Dejour Further Strengthens Balance Sheet with 3 Strategic Transactions

Dejour Enterprises Ltd.

Dejour announced three transactions that will position the Company to focus on its high growth development and exploration priorities. "We're aligning our strategy with our greatest opportunities for growth. To date in 2009, with the closing of these transactions, we have eliminated over $9M of debt," explained Mr. Robert L. Hodgkinson, Chairman & CEO. "These transactions will enable us more rapidly to realize the strength of our valuable oil and gas assets in Colorado, and British Columbia."

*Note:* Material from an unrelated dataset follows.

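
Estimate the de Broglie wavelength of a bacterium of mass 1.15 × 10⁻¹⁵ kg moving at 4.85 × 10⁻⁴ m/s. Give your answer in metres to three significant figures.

λ = 1.19 × 10⁻¹⁵ m

p = mv = 1.15 × 10⁻¹⁵ × 4.85 × 10⁻⁴ = 5.578 × 10⁻¹⁹ kg·m/s.
λ = h/p = 6.626 × 10⁻³⁴ / 5.578 × 10⁻¹⁹ = 1.19 × 10⁻¹⁵ m.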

First, the Company has Letters of Intent in place with deposits to close the sale of a further $2.1M in minority property interests raising total property sales to C$6M. These divestitures coupled with the divesture to HEC, as described below, substantially deal with the Company's bank debt and position it for excess credit facility.

Second, Dejour has finalized an agreement with Brownstone Ventures Ltd. to convert a portion of its debt into equity units, accompanied with a one-year term debt note. Details of the transaction are:

  • US $2M debt into 6,666,667 shares (C$0.33) plus 3,333,333 warrants ($0.55/5 years)
  • US $1.78M converted to C$12% note due June 30, 2010 plus 2,000,000 warrants ($0.50/2 years, forced conversion at if share price trades through C$ 0.80 consecutively for 30 calendar days)
  • Subject to certain conditions precedent for the TSX

Third, independent members of Dejour’s Board of Directors have negotiated an agreement with Hodgkinson Equities Corporation (HEC) to deal with its debt obligation. Details are:

  • C$450k to be converted into a C$ 12% note due January 1, 2010, extendable to July 1, 2010 with a 6% bonus payable in share at the time.
  • C$450k debt to 1,500,000 shares (C$0.33) plus 750,000 warrants ($0.55/5 years)
  • C$900k converted into minority property interests, subject to certain approvals at a price equal to those interests sold for cash.
  • Transaction is subject to satisfaction of regulatory compliance.

Following these transactions, the Company turns its focus to its growth development and exploration priorities, which include:

  • Continued concentration on strategic acquisitions and joint ventures to lever the Company's existing US natural gas reserve/land base.
  • Commencement of drilling by Laramie II LLC, Joint Venture partner of the North Rangely Piceance Basin oil project in Q3.
  • High resolution 3D seismic and development drilling at the Woodrush oil project, Peace River Arch, NE British Columbia beginning in Q4.